Saturday, October 4, 2014

In love with Elena Ferrante: Part two,The Story of a New Name


The Story of a New Name,the second of Elena Ferrante's Neapolitan novels begins with Lila Cerullo trapped in a loveless marriage and Elena Greco grimly determined to use education as her route out of her impoverished Neapolitan neighborhood. Elena is haunted by the fear of becoming her mother:
“Would my mother truly emerge from me, with her limping gait, as my destiny?” The women of the neighborhood bore the scars of multiple pregnancies, back-breaking labor and domestic violence. They were silent with tight lips and stooping shoulders, or they yelled terrible insults at the children who harassed them. Extremely thin with hollow eyes and cheeks or with broad behinds, swollen ankles, heavy chests, they lugged shopping bags and small children clung to their skirts and wanted to be picked up. And good god, they were ten at most twenty years older than me.
What I found most depressing in Ferrante’s account of these women’s lives was the extent to which the women themselves accepted abuse. When Lila’s husband, Stefano, tries to beat her into submission, “there was no one in the neighborhood, especially of the female sex, who did not think she need a good thrashing for along time. So the beatings did not cause outrage, and in fact sympathy for Stefano increased—there was someone who knew how to be a man.”

Ferrante’s sympathies extend to the young men who are trapped in the sexist script written for them from time immemorial; Elena recounts her conversation with Stefano, both driven by and disturbed by the role he has been conditioned to play:

With tears in his eyes, he admitted that on their wedding night he had had to beat her, that he had been forced to do it, that every morning, every evening she drew slaps from his hands on propose to humiliate him, forcing him to act in a way that he never, ever ever would have wanted.
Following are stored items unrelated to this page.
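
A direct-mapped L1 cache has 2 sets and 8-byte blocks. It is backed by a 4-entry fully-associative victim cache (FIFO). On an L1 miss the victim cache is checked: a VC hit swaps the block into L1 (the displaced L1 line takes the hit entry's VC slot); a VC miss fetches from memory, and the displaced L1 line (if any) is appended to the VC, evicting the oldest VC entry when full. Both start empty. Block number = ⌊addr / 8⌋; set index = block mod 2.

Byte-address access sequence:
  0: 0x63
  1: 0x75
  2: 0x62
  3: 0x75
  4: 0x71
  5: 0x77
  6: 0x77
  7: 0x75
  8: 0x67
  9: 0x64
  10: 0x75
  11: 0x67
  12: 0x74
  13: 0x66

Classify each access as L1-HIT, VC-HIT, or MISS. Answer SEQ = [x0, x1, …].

SEQ = [MISS, MISS, VC-HIT, VC-HIT, L1-HIT, L1-HIT, L1-HIT, L1-HIT, VC-HIT, L1-HIT, VC-HIT, VC-HIT, VC-HIT, VC-HIT]

0: 0x63 (blk 12, set 0) → MISS  vc=[]
1: 0x75 (blk 14, set 0) → MISS  vc=[12]
2: 0x62 (blk 12, set 0) → VC-HIT  vc=[14]
3: 0x75 (blk 14, set 0) → VC-HIT  vc=[12]
4: 0x71 (blk 14, set 0) → L1-HIT  vc=[12]
5: 0x77 (blk 14, set 0) → L1-HIT  vc=[12]
6: 0x77 (blk 14, set 0) → L1-HIT  vc=[12]
7: 0x75 (blk 14, set 0) → L1-HIT  vc=[12]
8: 0x67 (blk 12, set 0) → VC-HIT  vc=[14]
9: 0x64 (blk 12, set 0) → L1-HIT  vc=[14]
10: 0x75 (blk 14, set 0) → VC-HIT  vc=[12]
11: 0x67 (blk 12, set 0) → VC-HIT  vc=[14]
12: 0x74 (blk 14, set 0) → VC-HIT  vc=[12]
13: 0x66 (blk 12, set 0) → VC-HIT  vc=[14]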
Here he assumed an almost frightened tone…
The culture of violence is a trap for both men and women, and for Elena leaving the neighborhood is the only hope for escape.

Elena and Lila’s lives continued to diverge; their relationship deteriorates further when Lila began an affair with the love of Elena’s life, her old school friend Nino Serratore. The relationship led to Lila’s finally leaving her husband, a dangerous act in culture in which men consider themselves justified in murdering an adulterous wife. Lila was soon abandoned by Nino and once again living in poverty while Elena continues her upward climb.

Howver, despite her success in school, Elena is haunted by the fear that Lila is the truly brilliant one and that she is an unworthy impostor. She sees her success as something achieved through “sheer persistence” rather than through talent. Elena wins a scholarship to the University of Pisa and continues her improbable climb from extreme poverty to the educated upper-middle class.

Her success leads to further tension with her family. Her mother is both proud of her and resentful of her success: "I had outdistanced her and she felt it, she resented me for it.” Elena’s engagement to Florentine academic Pietro Airota only deepened the sense of estrangement.

Elena then accomplished what to her family and to herself was the unthinkable—-she published a successful, critically acclaimed novel. As a consequence, she finally achieves a measure of self-confidence. Once she had passively accepted the non-stop sexual harassment that was part of life in the neighborhood. Now she has the strength to fight back
I felt a power that no longer knew how to adjust to the pretend not to notice with which in general, it was possible to survive in the neighborhood and outside it. Whenever in the throng of passengers I felt male hands on my body, I gave myself the sacrosanct right to fury and reacted with cries of contempt…

Although Elena’s self-confidence increased dramatically, the hidden injuries of class were never far from the surface. She realizes that she can never achieve the self-assurance of those who were born into privilege.
Suddenly I was aware of the almost: Had I made it? Almost. Had I torn myself away from Naples, the neighborhood. Almost…Behind the almost I seemed to see how things stood. …I was scared of anyone who had that culture without the almost, with casual confidence.

And the old fear of being overshadowed by Lila never disappeared. Lila had entrusted Elena with a box filled with her notebooks, which she feared her husband would destroy. Elena immediately starts reading the notebooks even though she had sworn to Lila that she would not.

Every word of Lila’s diminished me. Every sentence, even sentence written when she was still a child seemed to empty out mine…every past effort of mine seemed without meaning.

Consumed with jealousy of Lila’s talent and tormented by self-doubt, Elena throws the box with Lila’s notebooks into the Arno river. Elena, the “good girl” is capable of real malevolence.

The novel ends with Elena, a successful author, at a book signing in Milan. As she did in My Brilliant Friend, Ferrante concludes the novel with a dramatic plot twist: the man Elena has loved since childhood turns up to praise her book. The novel ends with the implicit question: Will Nino destabilize Elena’s life and threaten her marriage as he did with Lila?